萧景翊忽然扣住他后颈,龙涎香混着松烟墨的气息压下来。"爱妃的《广陵散》..."玄色广袖扫过琴案,露出半截被茶汤晕染的曲谱,"朕想听。"
沈清澜喉结在珍珠项圈下滚动。今早撕碎的琴谱残片正在嫁衣夹层里,被金簪戳破的窟窿边缘还沾着凤仙花汁。殿角铜漏滴答声里,他瞥见皇帝腰间玉佩的穗子——正缠着半根断弦。
"臣妾指伤未愈。"抬起的手腕恰到好处露出绳索勒痕,染红的指甲盖住掌心结痂的伤口。窗边青铜仙鹤灯突然暗了一瞬,他借着整理鬓发的动作,将袖中纸页往深处塞了塞。
帝王低笑震得胸口发麻。萧景翊突然拽过他手腕,拇指按在脉搏处:"朕记得..."另一只手掀开琴谱被茶渍晕开的那页,"这里本该是《凤求凰》。"
沈清澜后背撞上琴案。七弦琴震颤的余韵里,他看见皇帝指尖沾着朱砂——正是今早礼部送来合婚帖用的印泥。窗外更鼓闷响,三只夜蛾扑向烛火,在帝王肩头投下晃动的阴影。
"陛下明鉴。"他忽然抽出发间金簪,青丝如瀑泻落时,簪尖正对着自己咽喉,"臣妾..."

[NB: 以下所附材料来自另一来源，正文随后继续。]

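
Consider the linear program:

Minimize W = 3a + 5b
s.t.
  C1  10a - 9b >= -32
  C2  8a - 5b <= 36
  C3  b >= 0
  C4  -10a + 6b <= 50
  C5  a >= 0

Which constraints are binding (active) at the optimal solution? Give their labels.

C3 and C5

Vertices and W = 3a + 5b:
  (22, 28) → W = 206
  (0, 32/9) → W = 160/9
  (9/2, 0) → W = 27/2
  (0, 0) → W = 0

The minimum is at (0, 0). Substituting into each constraint, equality holds for C3 and C5; the remaining constraints have slack.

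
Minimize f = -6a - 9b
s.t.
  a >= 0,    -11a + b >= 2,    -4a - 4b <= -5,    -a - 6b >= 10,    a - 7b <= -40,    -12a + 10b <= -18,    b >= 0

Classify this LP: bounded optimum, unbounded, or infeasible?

The boundaries -12a + 10b = -18 and b = 0 meet at (3/2, 0), but that point violates -11a + b ≥ 2. Every candidate vertex is excluded by some other constraint, so the feasible region is empty.

infeasible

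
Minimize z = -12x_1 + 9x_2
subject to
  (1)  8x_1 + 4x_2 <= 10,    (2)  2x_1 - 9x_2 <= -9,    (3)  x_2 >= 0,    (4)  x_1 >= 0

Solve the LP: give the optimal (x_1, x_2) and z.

x_1 = 27/40, x_2 = 23/20, minimum z = 9/4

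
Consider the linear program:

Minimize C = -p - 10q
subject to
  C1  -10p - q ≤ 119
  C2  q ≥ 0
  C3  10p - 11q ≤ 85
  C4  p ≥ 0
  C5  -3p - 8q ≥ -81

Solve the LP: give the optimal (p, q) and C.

Vertices and C = -p - 10q:
  (17/2, 0) → C = -17/2
  (0, 0) → C = 0
  (1571/113, 555/113) → C = -7121/113
  (0, 81/8) → C = -405/4

The optimum lies where p = 0 and -3p - 8q = -81.
Solving simultaneously gives p = 0, q = 81/8.

p = 0, q = 81/8, minimum C = -405/4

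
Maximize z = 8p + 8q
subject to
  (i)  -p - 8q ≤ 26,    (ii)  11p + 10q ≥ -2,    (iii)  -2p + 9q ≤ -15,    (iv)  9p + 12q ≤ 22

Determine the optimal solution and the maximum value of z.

Extreme points and z = 8p + 8q:
  (122/39, -142/39) → z = -160/39
  (122/15, -64/15) → z = 464/15
  (132/119, -169/119) → z = -296/119
  (18/5, -13/15) → z = 328/15

p = 122/15, q = -64/15, maximum z = 464/15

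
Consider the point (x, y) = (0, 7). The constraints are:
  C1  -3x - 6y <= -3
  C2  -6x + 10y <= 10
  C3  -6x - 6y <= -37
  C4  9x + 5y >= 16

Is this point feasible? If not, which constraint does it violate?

Constraint C2: -6x + 10y = 70, which is not ≤ 10. All other constraints are satisfied.

not feasible — violates C2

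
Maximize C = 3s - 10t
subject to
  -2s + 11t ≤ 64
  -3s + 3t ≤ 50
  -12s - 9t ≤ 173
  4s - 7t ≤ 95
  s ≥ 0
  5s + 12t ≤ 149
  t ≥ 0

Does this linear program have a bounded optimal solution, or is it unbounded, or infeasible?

Vertices and C = 3s - 10t:
  (0, 64/11) → C = -640/11
  (871/79, 618/79) → C = -3567/79
  (2183/83, 121/83) → C = 5339/83
  (95/4, 0) → C = 285/4
  (0, 0) → C = 0
The feasible region has finitely many vertices and no improving ray; the maximum is 285/4 at (95/4, 0).

bounded optimum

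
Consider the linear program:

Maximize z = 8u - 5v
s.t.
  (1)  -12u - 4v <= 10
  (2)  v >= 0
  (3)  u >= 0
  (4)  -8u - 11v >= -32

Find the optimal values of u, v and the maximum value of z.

u = 4, v = 0, maximum z = 32

Extreme points and z = 8u - 5v:
  (0, 0) → z = 0
  (4, 0) → z = 32
  (0, 32/11) → z = -160/11

The optimum lies where v = 0 and -8u - 11v = -32.
Solving simultaneously gives u = 4, v = 0.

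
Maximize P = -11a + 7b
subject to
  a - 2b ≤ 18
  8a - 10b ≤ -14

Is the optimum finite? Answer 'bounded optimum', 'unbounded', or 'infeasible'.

unbounded

From the feasible point (-104/3, -79/3), moving in the direction (-2, -1) keeps every constraint satisfied while P increases without bound.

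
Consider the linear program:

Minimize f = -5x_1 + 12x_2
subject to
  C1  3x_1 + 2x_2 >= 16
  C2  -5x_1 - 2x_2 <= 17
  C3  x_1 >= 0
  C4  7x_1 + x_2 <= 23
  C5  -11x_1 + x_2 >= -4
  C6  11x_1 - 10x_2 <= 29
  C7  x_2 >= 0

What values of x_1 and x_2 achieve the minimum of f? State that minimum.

Feasible corners and f = -5x_1 + 12x_2:
  (0, 8) → f = 96
  (24/25, 164/25) → f = 1848/25
  (0, 23) → f = 276
  (3/2, 25/2) → f = 285/2

x_1 = 24/25, x_2 = 164/25, minimum f = 1848/25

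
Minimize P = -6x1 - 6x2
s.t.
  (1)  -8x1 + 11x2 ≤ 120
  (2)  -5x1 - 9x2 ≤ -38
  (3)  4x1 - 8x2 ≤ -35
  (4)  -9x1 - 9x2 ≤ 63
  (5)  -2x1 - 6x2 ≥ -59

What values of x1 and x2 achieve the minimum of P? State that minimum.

x1 = 131/20, x2 = 153/20, minimum P = -426/5

Vertices and P = -6x1 - 6x2:
  (-662/127, 904/127) → P = -1452/127
  (-71/70, 356/35) → P = -1923/35
  (-11/76, 327/76) → P = -474/19
  (131/20, 153/20) → P = -426/5

The optimum lies where 4x1 - 8x2 = -35 and -2x1 - 6x2 = -59.
Solving simultaneously gives x1 = 131/20, x2 = 153/20.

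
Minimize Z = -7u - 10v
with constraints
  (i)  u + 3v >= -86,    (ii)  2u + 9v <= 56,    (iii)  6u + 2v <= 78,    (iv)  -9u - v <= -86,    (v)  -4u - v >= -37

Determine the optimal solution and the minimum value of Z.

Feasible corners and Z = -7u - 10v:
  (172/13, -430/13) → Z = 3096/13
  (197/11, -381/11) → Z = 221
  (49/5, -11/5) → Z = -233/5

The optimum lies where -9u - v = -86 and -4u - v = -37.
Solving simultaneously gives u = 49/5, v = -11/5.

u = 49/5, v = -11/5, minimum Z = -233/5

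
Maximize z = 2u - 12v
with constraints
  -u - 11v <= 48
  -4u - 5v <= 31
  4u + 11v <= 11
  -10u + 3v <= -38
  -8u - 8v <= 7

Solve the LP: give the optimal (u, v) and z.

Corner points and z = 2u - 12v:
  (59/3, -203/33) → z = 3734/33
  (307/80, -377/80) → z = 2569/40
  (451/122, -21/61) → z = 703/61
  (283/104, -187/52) → z = 2527/52

The optimum lies where -u - 11v = 48 and 4u + 11v = 11.
Solving simultaneously gives u = 59/3, v = -203/33.

u = 59/3, v = -203/33, maximum z = 3734/33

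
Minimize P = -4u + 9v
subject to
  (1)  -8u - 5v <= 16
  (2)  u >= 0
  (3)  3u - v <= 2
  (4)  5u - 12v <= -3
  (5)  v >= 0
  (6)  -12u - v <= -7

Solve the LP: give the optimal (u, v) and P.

u = 27/31, v = 19/31, minimum P = 63/31

The feasible region is unbounded (it extends along (0, 1), (1, 3)), but P strictly increases along every unbounded feasible direction, so there is no improving ray and the minimum is attained at a vertex.

The optimum lies where 3u - v = 2 and 5u - 12v = -3.
Solving simultaneously gives u = 27/31, v = 19/31.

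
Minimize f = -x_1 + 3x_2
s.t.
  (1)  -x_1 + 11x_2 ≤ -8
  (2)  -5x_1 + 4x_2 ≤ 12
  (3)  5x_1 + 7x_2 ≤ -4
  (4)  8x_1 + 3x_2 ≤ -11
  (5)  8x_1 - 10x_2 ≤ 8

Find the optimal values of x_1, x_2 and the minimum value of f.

x_1 = -76/9, x_2 = -68/9, minimum f = -128/9

Corner points and f = -x_1 + 3x_2:
  (-164/51, -52/51) → f = 8/51
  (-97/91, -75/91) → f = -128/91
  (-76/9, -68/9) → f = -128/9
  (-43/52, -19/13) → f = -185/52

At the optimal vertex, -5x_1 + 4x_2 = 12 and 8x_1 - 10x_2 = 8.
Solving simultaneously gives x_1 = -76/9, x_2 = -68/9.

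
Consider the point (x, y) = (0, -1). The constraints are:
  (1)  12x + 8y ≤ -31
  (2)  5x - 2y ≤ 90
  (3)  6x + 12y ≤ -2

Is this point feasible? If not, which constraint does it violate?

not feasible — violates (1)

Constraint (1): 12x + 8y = -8, which is not ≤ -31. All other constraints are satisfied.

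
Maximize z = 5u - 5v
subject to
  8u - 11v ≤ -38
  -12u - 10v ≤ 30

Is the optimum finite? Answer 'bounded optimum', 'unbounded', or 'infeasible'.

From the feasible point (-355/106, 54/53), moving in the direction (11, 8) keeps every constraint satisfied while z increases without bound.

unbounded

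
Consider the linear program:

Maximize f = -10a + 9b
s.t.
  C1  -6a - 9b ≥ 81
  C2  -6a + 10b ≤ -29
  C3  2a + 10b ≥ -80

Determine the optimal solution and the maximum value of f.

a = -51/8, b = -269/40, maximum f = 129/40

Extreme points and f = -10a + 9b:
  (-183/38, -110/19) → f = -75/19
  (-15/7, -53/7) → f = -327/7
  (-51/8, -269/40) → f = 129/40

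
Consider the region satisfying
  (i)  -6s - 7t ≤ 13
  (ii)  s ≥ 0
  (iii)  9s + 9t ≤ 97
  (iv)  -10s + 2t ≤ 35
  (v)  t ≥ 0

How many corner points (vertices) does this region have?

Intersecting each pair of boundary lines and keeping only the points that satisfy every inequality leaves:
  (0, 97/9)
  (0, 0)
  (97/9, 0)

3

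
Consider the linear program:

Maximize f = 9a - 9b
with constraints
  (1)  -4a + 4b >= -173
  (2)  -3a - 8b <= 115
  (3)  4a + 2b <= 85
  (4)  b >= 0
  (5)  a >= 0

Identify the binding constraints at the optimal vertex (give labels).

Vertices and f = 9a - 9b:
  (85/4, 0) → f = 765/4
  (0, 85/2) → f = -765/2
  (0, 0) → f = 0

The maximum is at (85/4, 0). Substituting into each constraint, equality holds for (3) and (4); the remaining constraints have slack.

(3) and (4)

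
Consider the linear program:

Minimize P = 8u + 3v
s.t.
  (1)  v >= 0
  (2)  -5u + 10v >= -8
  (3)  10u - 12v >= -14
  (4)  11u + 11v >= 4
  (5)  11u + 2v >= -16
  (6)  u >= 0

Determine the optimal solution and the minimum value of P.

u = 0, v = 4/11, minimum P = 12/11

The feasible region is unbounded (it extends along (2, 1), (6, 5)), but P strictly increases along every unbounded feasible direction, so there is no improving ray and the minimum is attained at a vertex.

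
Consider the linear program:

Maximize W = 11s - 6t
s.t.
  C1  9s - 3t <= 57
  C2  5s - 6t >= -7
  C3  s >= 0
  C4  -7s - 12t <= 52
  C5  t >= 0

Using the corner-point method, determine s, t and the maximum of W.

s = 19/3, t = 0, maximum W = 209/3

Corner points and W = 11s - 6t:
  (121/13, 116/13) → W = 635/13
  (19/3, 0) → W = 209/3
  (0, 7/6) → W = -7
  (0, 0) → W = 0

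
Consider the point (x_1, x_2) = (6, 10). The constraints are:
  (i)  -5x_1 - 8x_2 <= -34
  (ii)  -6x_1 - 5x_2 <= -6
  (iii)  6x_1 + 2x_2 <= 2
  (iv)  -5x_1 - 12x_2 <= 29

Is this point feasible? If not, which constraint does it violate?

not feasible — violates (iii)

Constraint (iii): 6x_1 + 2x_2 = 56, which is not ≤ 2. All other constraints are satisfied.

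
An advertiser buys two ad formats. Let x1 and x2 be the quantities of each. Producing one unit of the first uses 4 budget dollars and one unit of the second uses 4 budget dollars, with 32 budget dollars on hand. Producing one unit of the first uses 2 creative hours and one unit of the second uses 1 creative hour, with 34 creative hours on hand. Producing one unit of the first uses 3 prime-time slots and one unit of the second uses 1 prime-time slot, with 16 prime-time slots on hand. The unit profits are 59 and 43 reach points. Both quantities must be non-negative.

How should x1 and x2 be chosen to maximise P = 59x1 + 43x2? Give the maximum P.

Extreme points and P = 59x1 + 43x2:
  (0, 0) → P = 0
  (0, 8) → P = 344
  (16/3, 0) → P = 944/3
  (4, 4) → P = 408

The optimum lies where 4x1 + 4x2 = 32 and 3x1 + x2 = 16.
Solving simultaneously gives x1 = 4, x2 = 4.

x1 = 4, x2 = 4, maximum P = 408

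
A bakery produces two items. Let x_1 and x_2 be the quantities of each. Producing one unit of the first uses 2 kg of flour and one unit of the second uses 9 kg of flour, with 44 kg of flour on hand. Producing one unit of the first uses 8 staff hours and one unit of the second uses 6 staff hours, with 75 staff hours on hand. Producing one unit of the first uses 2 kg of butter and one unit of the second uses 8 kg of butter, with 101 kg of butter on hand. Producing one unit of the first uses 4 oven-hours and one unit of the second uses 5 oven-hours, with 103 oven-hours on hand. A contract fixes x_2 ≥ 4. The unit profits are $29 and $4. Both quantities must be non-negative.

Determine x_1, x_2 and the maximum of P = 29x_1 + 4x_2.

Corner points and P = 29x_1 + 4x_2:
  (0, 44/9) → P = 176/9
  (0, 4) → P = 16
  (4, 4) → P = 132

The binding constraints are 2x_1 + 9x_2 = 44 and x_2 = 4.
Solving simultaneously gives x_1 = 4, x_2 = 4.

x_1 = 4, x_2 = 4, maximum P = 132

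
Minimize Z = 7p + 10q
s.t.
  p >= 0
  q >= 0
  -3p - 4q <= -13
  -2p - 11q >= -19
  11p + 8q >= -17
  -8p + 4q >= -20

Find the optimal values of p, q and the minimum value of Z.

p = 3, q = 1, minimum Z = 31

Extreme points and Z = 7p + 10q:
  (67/25, 31/25) → Z = 779/25
  (3, 1) → Z = 31
  (37/12, 7/6) → Z = 133/4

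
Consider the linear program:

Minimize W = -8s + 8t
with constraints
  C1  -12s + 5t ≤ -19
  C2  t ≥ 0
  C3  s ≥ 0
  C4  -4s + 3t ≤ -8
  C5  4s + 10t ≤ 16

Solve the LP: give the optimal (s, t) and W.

s = 4, t = 0, minimum W = -32

Vertices and W = -8s + 8t:
  (2, 0) → W = -16
  (4, 0) → W = -32
  (32/13, 8/13) → W = -192/13

At the optimal vertex, t = 0 and 4s + 10t = 16.
Solving simultaneously gives s = 4, t = 0.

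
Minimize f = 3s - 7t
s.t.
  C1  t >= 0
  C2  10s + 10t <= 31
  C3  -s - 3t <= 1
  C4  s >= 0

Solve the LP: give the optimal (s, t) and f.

s = 0, t = 31/10, minimum f = -217/10

Corner points and f = 3s - 7t:
  (31/10, 0) → f = 93/10
  (0, 0) → f = 0
  (0, 31/10) → f = -217/10

The optimum lies where 10s + 10t = 31 and s = 0.
Solving simultaneously gives s = 0, t = 31/10.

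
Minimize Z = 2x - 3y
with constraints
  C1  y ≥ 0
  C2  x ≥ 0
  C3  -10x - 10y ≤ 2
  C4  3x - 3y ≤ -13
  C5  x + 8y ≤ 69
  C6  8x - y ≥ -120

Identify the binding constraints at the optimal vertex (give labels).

C2 and C5

Corner points and Z = 2x - 3y:
  (0, 13/3) → Z = -13
  (0, 69/8) → Z = -207/8
  (103/27, 220/27) → Z = -454/27

The minimum is at (0, 69/8). Substituting into each constraint, equality holds for C2 and C5; the remaining constraints have slack.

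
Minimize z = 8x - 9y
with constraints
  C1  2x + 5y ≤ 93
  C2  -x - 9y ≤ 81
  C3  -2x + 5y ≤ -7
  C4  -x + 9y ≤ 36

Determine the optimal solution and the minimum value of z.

Vertices and z = 8x - 9y:
  (1242/13, -255/13) → z = 12231/13
  (657/23, 165/23) → z = 3771/23
  (-342/23, -169/23) → z = -1215/23
  (243/13, 79/13) → z = 1233/13

At the optimal vertex, -x - 9y = 81 and -2x + 5y = -7.
Solving simultaneously gives x = -342/23, y = -169/23.

x = -342/23, y = -169/23, minimum z = -1215/23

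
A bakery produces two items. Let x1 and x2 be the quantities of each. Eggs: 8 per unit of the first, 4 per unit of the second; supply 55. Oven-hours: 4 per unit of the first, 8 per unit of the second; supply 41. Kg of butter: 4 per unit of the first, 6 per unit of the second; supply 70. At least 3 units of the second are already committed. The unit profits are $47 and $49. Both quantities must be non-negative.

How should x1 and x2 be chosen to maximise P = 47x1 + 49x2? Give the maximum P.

x1 = 17/4, x2 = 3, maximum P = 1387/4

Feasible corners and P = 47x1 + 49x2:
  (0, 41/8) → P = 2009/8
  (0, 3) → P = 147
  (17/4, 3) → P = 1387/4

At the optimal vertex, 4x1 + 8x2 = 41 and x2 = 3.
Solving simultaneously gives x1 = 17/4, x2 = 3.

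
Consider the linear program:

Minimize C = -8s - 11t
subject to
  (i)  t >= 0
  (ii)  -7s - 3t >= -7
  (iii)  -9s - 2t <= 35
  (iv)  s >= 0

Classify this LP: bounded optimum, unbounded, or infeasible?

Vertices and C = -8s - 11t:
  (1, 0) → C = -8
  (0, 0) → C = 0
  (0, 7/3) → C = -77/3
The feasible region has finitely many vertices and no improving ray; the minimum is -77/3 at (0, 7/3).

bounded optimum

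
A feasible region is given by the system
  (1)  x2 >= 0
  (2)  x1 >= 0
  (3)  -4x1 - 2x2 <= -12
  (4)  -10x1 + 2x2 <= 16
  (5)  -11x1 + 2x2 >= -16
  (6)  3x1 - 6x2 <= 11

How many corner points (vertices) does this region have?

4

Of the 15 pairwise boundary intersections, those satisfying every inequality are:
  (0, 6)
  (0, 8)
  (28/15, 34/15)
  (32, 168)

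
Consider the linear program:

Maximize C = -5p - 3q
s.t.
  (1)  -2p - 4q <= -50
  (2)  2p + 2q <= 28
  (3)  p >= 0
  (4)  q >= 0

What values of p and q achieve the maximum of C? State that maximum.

Corner points and C = -5p - 3q:
  (3, 11) → C = -48
  (0, 25/2) → C = -75/2
  (0, 14) → C = -42

At the optimal vertex, -2p - 4q = -50 and p = 0.
Solving simultaneously gives p = 0, q = 25/2.

p = 0, q = 25/2, maximum C = -75/2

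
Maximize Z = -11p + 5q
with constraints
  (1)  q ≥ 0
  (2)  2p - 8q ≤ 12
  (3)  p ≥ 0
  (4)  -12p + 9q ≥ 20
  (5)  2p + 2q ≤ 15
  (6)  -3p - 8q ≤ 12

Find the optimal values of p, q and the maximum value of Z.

p = 0, q = 15/2, maximum Z = 75/2

Extreme points and Z = -11p + 5q:
  (0, 20/9) → Z = 100/9
  (0, 15/2) → Z = 75/2
  (95/42, 110/21) → Z = 55/42

The optimum lies where p = 0 and 2p + 2q = 15.
Solving simultaneously gives p = 0, q = 15/2.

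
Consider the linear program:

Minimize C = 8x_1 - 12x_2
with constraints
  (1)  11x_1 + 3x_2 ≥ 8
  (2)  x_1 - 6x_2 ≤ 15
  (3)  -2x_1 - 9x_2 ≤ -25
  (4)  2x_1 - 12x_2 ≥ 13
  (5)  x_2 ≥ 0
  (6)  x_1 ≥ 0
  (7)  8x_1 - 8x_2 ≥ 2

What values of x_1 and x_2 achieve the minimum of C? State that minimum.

x_1 = 139/14, x_2 = 4/7, minimum C = 508/7

Vertices and C = 8x_1 - 12x_2:
  (15, 0) → C = 120
  (139/14, 4/7) → C = 508/7
  (25/2, 0) → C = 100
The feasible region is unbounded (it extends along (6, 1)), but C strictly increases along every unbounded feasible direction, so there is no improving ray and the minimum is attained at a vertex.

The binding constraints are -2x_1 - 9x_2 = -25 and 2x_1 - 12x_2 = 13.
Solving simultaneously gives x_1 = 139/14, x_2 = 4/7.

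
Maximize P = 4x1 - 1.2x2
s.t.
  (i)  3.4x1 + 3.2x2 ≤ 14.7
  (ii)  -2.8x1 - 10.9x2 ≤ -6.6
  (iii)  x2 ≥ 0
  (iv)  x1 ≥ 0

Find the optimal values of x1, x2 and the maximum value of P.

x1 = 147/34, x2 = 0, maximum P = 294/17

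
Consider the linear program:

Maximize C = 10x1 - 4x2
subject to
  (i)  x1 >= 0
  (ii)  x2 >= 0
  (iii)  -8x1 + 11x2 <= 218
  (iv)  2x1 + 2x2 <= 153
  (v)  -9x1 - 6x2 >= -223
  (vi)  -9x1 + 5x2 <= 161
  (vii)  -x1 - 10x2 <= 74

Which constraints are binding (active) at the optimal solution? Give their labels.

Vertices and C = 10x1 - 4x2:
  (0, 0) → C = 0
  (0, 218/11) → C = -872/11
  (223/9, 0) → C = 2230/9
  (1145/147, 3746/147) → C = -1178/49

The maximum is at (223/9, 0). Substituting into each constraint, equality holds for (ii) and (v); the remaining constraints have slack.

(ii) and (v)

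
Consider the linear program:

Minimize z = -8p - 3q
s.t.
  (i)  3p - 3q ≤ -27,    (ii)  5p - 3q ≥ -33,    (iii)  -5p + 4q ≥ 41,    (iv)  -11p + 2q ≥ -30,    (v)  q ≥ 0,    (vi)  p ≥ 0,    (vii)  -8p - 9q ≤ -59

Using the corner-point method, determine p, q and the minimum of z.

p = 156/23, q = 513/23, minimum z = -2787/23

Vertices and z = -8p - 3q:
  (156/23, 513/23) → z = -2787/23
  (0, 11) → z = -33
  (101/17, 601/34) → z = -3419/34
  (0, 41/4) → z = -123/4

The binding constraints are 5p - 3q = -33 and -11p + 2q = -30.
Solving simultaneously gives p = 156/23, q = 513/23.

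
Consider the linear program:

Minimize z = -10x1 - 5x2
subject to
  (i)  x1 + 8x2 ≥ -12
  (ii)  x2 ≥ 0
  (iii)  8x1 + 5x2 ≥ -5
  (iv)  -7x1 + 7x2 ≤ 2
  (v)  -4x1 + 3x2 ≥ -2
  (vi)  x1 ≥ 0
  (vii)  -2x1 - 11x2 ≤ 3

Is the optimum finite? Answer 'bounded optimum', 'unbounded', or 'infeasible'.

bounded optimum

Extreme points and z = -10x1 - 5x2:
  (1/2, 0) → z = -5
  (0, 0) → z = 0
  (20/7, 22/7) → z = -310/7
  (0, 2/7) → z = -10/7
The feasible region has finitely many vertices and no improving ray; the minimum is -310/7 at (20/7, 22/7).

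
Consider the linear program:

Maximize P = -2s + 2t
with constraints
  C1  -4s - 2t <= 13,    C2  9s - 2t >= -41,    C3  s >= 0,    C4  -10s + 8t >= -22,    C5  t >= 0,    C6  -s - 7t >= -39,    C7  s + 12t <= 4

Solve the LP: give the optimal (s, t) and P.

s = 0, t = 1/3, maximum P = 2/3

The optimum lies where s = 0 and s + 12t = 4.
Solving simultaneously gives s = 0, t = 1/3.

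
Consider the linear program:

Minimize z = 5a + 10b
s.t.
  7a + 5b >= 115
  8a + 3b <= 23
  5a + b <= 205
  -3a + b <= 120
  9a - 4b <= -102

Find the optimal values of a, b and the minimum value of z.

Vertices and z = 5a + 10b:
  (-230/19, 759/19) → z = 6440/19
  (-485/22, 1185/22) → z = 9425/22
  (-337/17, 1029/17) → z = 8605/17

The optimum lies where 7a + 5b = 115 and 8a + 3b = 23.
Solving simultaneously gives a = -230/19, b = 759/19.

a = -230/19, b = 759/19, minimum z = 6440/19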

急报声撞碎满室凝滞。羽林卫铠甲碰撞声由远及近,萧景翊皱眉松开钳制。沈清澜趁机将残页塞进琴案缝隙,碎纸边缘露出的"子嗣"二字被百褶裙摆扫过。
"北境八百里加急!"殿门轰然洞开,穿堂风卷着沙尘味扑灭半数烛火。兵部尚书跪在珠帘外,手中塘报沾着可疑的暗红。
萧景翊转身时,玉佩穗子勾住了沈清澜的珍珠项链。断裂的珠串噼里啪啦砸在地上,有一颗滚到兵部尚书膝前,被血渍染成淡粉。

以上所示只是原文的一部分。